At the same time US investors continued to shift to the safety of US Government debt. The main 10-year bond finished lower in yield at 4.59% from 4.55% on Wednesday. That’s a fall of 0.16% in two days.

The yield on the three month Treasury note was sliced to close at 3.80% from 4.07% on Wednesday (it touched 3.99% that day). That’s a fall of 0.44%, which is large by any measure and a sign of the growing concern about the short term outlook.

Not helping was the 32% drop in third quarter earnings from Bank America, the country’s second biggest bank, thanks to big losses on subprime mortgages, associated securities and other leveraged investments.

Investors were surprised by the sharper than forecast fall in earnings and $US4 billion in trading losses, defaults and write-downs at the bank. That’s about what UBS lost and compared to the $US5.9 billion in losses at Citigroup.

Nervousness about the credit freeze returning was emphasised by the 11th straight weekly fall in the US the size of the US asset backed commercial paper market, which is short term funding of things like structured investment vehicles, conduits and other off balance sheet structures used by banks, hedge finds and other investors to leverage up returns from buying bonds, credit derivatives and other speculative securities.
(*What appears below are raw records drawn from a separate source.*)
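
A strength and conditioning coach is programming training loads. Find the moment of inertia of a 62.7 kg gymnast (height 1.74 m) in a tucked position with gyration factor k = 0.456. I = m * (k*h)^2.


Radius of gyration = 0.456 * 1.74 = 0.79344 m
I = 62.7 * 0.79344^2
= 62.7 * 0.629547
= 39.473 kg*m^2

39.473 kg*m^2


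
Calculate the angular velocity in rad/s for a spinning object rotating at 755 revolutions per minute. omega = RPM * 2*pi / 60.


omega = RPM * 2*pi / 60
= 755 * 6.28318531 / 60
= 79.063 rad/s

79.063 rad/s


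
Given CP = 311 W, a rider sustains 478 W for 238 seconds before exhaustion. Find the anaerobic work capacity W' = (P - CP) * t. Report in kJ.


Excess power = 478 - 311 = 167 W
Work above CP = 167 * 238 = 39746 J
W' = 39.746 kJ

39.746 kJ


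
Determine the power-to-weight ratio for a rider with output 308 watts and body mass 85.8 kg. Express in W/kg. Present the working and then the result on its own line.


P/W = 308 / 85.8 = 3.59 W/kg

3.59 W/kg


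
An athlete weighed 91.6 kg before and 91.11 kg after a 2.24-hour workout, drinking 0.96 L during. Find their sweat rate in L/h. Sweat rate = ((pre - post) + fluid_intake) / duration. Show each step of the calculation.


Body mass change = 0.49 kg
Total sweat loss = 0.49 + 0.96 = 1.45 L
Rate = 1.45 / 2.24 = 0.647 L/h

0.647 L/h


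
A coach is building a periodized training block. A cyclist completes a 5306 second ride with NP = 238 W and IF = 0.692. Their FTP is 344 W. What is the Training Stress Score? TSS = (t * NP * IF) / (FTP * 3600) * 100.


t * NP * IF = 5306 * 238 * 0.692 = 873876.976
FTP * 3600 = 1238400
TSS = (873876.976 / 1238400) * 100 = 70.57

70.57 TSS


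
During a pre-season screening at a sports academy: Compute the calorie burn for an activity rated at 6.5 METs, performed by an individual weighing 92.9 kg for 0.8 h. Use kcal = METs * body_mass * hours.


Product of METs and mass = 6.5 * 92.9 = 603.85
Total kcal = 603.85 * 0.8 = 483.08 kcal

483.08 kcal


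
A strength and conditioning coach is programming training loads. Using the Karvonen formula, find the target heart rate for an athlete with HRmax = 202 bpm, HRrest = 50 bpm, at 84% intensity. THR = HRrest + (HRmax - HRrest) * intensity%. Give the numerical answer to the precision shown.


HRR = 202 - 50 = 152
THR = 50 + 152 * 0.84
= 50 + 127.68
= 177.68 bpm

177.68 bpm


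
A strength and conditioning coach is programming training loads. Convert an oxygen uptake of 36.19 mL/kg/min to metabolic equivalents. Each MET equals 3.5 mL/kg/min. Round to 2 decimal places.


One MET = 3.5 mL/kg/min
Number of METs = 36.19 / 3.5
= 10.34 METs

10.34 METs


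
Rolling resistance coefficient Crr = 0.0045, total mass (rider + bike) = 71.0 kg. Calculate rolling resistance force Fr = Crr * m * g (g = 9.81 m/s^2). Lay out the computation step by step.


Fr = Crr * m * g
= 0.0045 * 71.0 * 9.81
= 3.134 N

3.134 N


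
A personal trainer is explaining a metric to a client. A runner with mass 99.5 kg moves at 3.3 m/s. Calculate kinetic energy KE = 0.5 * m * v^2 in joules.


v^2 = 3.3^2 = 10.89
KE = 0.5 * 99.5 * 10.89
= 541.78 J

541.78 J


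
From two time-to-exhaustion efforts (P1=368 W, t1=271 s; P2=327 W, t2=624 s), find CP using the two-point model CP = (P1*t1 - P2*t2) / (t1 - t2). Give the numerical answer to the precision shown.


Work in trial 1 = 99728 J
Work in trial 2 = 204048 J
Delta work = -104320 J
Delta time = -353 s
CP = -104320 / -353 = 295.52 W

295.52 W


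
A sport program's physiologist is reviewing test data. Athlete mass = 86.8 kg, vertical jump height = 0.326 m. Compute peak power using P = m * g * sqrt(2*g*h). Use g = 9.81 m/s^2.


sqrt(2 * 9.81 * 0.326) = sqrt(6.39612) = 2.529055 m/s
P = 86.8 * 9.81 * 2.529055
= 2153.51 W

2153.51 W


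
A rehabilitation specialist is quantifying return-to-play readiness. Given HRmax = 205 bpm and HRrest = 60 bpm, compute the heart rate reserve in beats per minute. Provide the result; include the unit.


Heart rate reserve = maximum HR minus resting HR
HRR = 205 - 60 = 145 bpm

145 bpm


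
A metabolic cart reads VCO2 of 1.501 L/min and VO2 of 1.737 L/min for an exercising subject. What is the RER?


RER = VCO2 / VO2 = 1.501 / 1.737 = 0.8641

0.8641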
Two so-called SIVs, containing around $US30 billion in commercial paper, have indicated in the past two days, they cannot pay their way any more, even though they have cash reserves.

From reports in London and Germany, the pleas are part of negotiating tactics to get a restructuring of their debts agreed to be creditors (ie. agree or we will be forced to liquidate or go into court administrated protection and you will get a smaller amount back).

The biggest, Rhinebridge, a near-$US2 billion SIV run by the rescued German bank IKB, said on Thursday it had breached triggers that mean it is almost certain to be forced to start selling assets to pay back creditors. It contains $US23 billion in commercial paper.

The other vehicle is the $US6.6 billion SIV run by London’s Cheyne Capital. Cheyne Finance is the name of the SIV and its administrator won court backing in London to declare it in breach of insolvency tests.

Rhinebridge was set up by IKB in June to sell short-term commercial paper to invest in securities with longer maturities and higher yields, including mortgage-backed debt.

IKB was bailed out this year by a group led by German state-owned KfW Group (which owned 38%) because of potential losses related to subprime loans. It was one of two German banks to be bailed out because of exposure to subprime loans in the US.